While legendary documentarian Werner Herzog’s latest film, Encounters at the End of the World, uncovers life in Antarctica, it is quick to point out exactly what it isn’t: March of the Penguins. In fact, those cute, fluffy penguins only appear in Encounters at the End of the World for about five minutes, yielding most of the screen time to the Herzog’s real interest – the human.
It may come as a disappointment to some that a filmmaker would journey all the way to the South Pole and come back with a movie about people, but these are no ordinary people. Like most of the thousand inhabitants of McMurdo Station, the largest American research center in Antarctica, Herzog is on a quest. His is to understand human nature – our need to conquer and inhabit every frontier – by examining the kind of person that would choose to live their life in such isolation at where Herzog dubs "the end of the world."
What he finds there among the scientists and heavy machinery drivers is a smattering of drifters and dreamers, societal misfits cut off from the rest of world whose common thread is a desire to "jump off the map." Those familiar with Herzog’s last film, Grizzly Man, will find a striking similarity between McMurdo’s inhabitants and Grizzly Man’s doomed protagonist Timothy Treadwell, who preferred life with wild Alaskan bears to human society. Clearly Herzog has an affinity for these "professional dreamers."
With a bare-bones film crew, including only himself and his camera-man, Herzog evidently went to Antarctica not knowing what he would find, the result of which is a film that veers in a few different directions, much like a conversation that’s ending bears no resemblance to its beginning. It’s part nature documentary and part social commentary, with hypnotic visuals of the aquatic world below a six-foot-thick sheet of ice, set to hauntingly ominous choral chant, intertwined with Herzog’s trademark cynicism and humorously blunt narration.
No film about "the unknown continent" would be complete without a warning about the perilous future of the environment, but Encounters at the End of the World’s brief caution is followed by Herzog’s reprimanding of environmentalists who struggle to salvage endangered species at the expense of a dying human culture.
Another of the movie’s preoccupations is the obsession of many to hold a place in the Guinness Book of World Records, to be made famous as the first to do something, regardless of what that something is. Beginning with British explorer Ernest Shackleton’s original expeditions to Antarctica in the early 1900s, Herzog questions the motives of exploration for the sole purpose of gaining notoriety. It begins to beg the obvious question: why can’t we as humans allow anything to remain unknown? Must we conquer every frontier?
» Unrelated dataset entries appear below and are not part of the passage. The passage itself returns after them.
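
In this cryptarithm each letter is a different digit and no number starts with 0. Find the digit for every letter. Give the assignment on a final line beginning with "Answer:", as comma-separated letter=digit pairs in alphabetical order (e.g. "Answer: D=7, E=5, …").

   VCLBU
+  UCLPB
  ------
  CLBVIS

Step 1. [col 1: U + B ≡ S (mod 10)] S=7 is one option consistent with column 1 (U + B ≡ S (mod 10), carry-in 0) — take it, so S=7.
Step 2. [C] the sum has 6 digits but both addends have 5; that extra leading digit C is the final carry, namely 1. So C=1.
Step 3. [col 1: U + B ≡ S (mod 10)] no forcing yet in column 1 (carry-in 0); U=5 is free and consistent — try it. So U=5.
Step 4. [col 1: U + B ≡ S (mod 10)] column 1: given U=5, S=7, carry-in 0, and digits 1,5,7 already taken and all letters distinct, U+B≡S (mod 10) forces B=2, so B=2.
Step 5. [col 2: B + P ≡ I (mod 10)] column 2 (B + P ≡ I (mod 10), carry-in 0) doesn't pin P yet; pick P=8 and continue, so P=8.
Step 6. [col 2: B + P ≡ I (mod 10)] column 2: given B=2, P=8, carry-in 0, and digits 1,2,5,7,8 already taken and all letters distinct, B+P≡I (mod 10) forces I=0. So I=0.
Step 7. [col 3: L + L ≡ V (mod 10)] several values work for V in column 3 (L + L ≡ V (mod 10), carry-in 1); try V=9. So V=9.
Step 8. [col 3: L + L ≡ V (mod 10)] from column 3 (V=9, carry-in 1, digits 0,1,2,5,7,8,9 already taken and all letters distinct): L must equal 4. So L=4.

Answer: B=2, C=1, I=0, L=4, P=8, S=7, U=5, V=9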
While the exploration of Antarctica was originally called "the end of adventure," it seems unlikely that humans will ever quell their desire for locales on which to put footprints. Herzog poignantly likens Antarctica to the moon and McMurdo’s dismal mining-town feel to what future space stations would presumably be like.
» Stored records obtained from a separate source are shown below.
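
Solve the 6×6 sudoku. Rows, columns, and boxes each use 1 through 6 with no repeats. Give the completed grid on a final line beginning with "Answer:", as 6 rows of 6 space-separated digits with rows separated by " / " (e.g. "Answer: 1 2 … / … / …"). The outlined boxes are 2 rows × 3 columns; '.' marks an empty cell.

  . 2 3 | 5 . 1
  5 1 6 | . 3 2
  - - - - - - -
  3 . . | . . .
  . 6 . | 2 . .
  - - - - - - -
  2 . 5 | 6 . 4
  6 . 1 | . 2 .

Step 1. [r4c3∈{4}] only 4 remains possible at r4c3 ⇒ r4c3=4.
Step 2. [r6c6∈{3,5}] 5 has one home in row 6: r6c6. So r6c6=5.
Step 3. [r3c4∈{1,4}] col 4 places 1 nowhere but r3c4 ⇒ r3c4=1.
Step 4. [r3c5∈{4,5,6}] row 3 places 4 nowhere but r3c5 ⇒ r3c5=4.
Step 5. [r5c2∈{3}] r5c2 is down to just 3, so r5c2=3.
Step 6. [r3c2∈{5}] r3c2's peers cover all but 5 ⇒ r3c2=5.
Step 7. [r2c4∈{4}] only 4 remains possible at r2c4 ⇒ r2c4=4.
Step 8. [r1c5∈{6}] r1c5 has the single candidate 6 ⇒ r1c5=6.
Step 9. [r1c1∈{4}] r1c1 has the single candidate 4 ⇒ r1c1=4.
Step 10. [r6c4∈{3}] r6c4's peers cover all but 3. So r6c4=3.
Step 11. [r5c5∈{1}] nothing but 1 survives at r5c5. So r5c5=1.
Step 12. [r4c1∈{1}] r4c1 is down to just 1, so r4c1=1.
Step 13. [r3c3∈{2}] r3c3 has the single candidate 2, so r3c3=2.
Step 14. [r6c2∈{4}] only 4 remains possible at r6c2. So r6c2=4.
Step 15. [r4c6∈{3}] nothing but 3 survives at r4c6. So r4c6=3.
Step 16. [r3c6∈{6}] r3c6's peers cover all but 6 ⇒ r3c6=6.
Step 17. [r4c5∈{5}] r4c5's peers cover all but 5. So r4c5=5.

Answer: 4 2 3 5 6 1 / 5 1 6 4 3 2 / 3 5 2 1 4 6 / 1 6 4 2 5 3 / 2 3 5 6 1 4 / 6 4 1 3 2 5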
Perhaps the film’s lack of a single cohesive theme could be considered one of its flaws, but it remains fascinating and entertaining nonetheless. It would be hard to say Herzog really answers the ambitious questions about human nature he poses at the beginning of the film, but I doubt he expected to. It’s not necessarily a failure that he was unable to solve his thesis. In fact most documentaries don’t. The difference is that Herzog is bold enough to state his thesis at the beginning of the film, and Encounters at the End of the World is no less engaging for it.
Encounters at the End of the World is an enlightening look at the life in Antarctica that most people haven’t the slightest clue about, and an engrossing study of the disillusioned idealists who inhabit that world in solitude, seeking refuge from society like fish who crawl out of the sea to, as one of the film’s scientists asserts, "escape the horrors of the deep."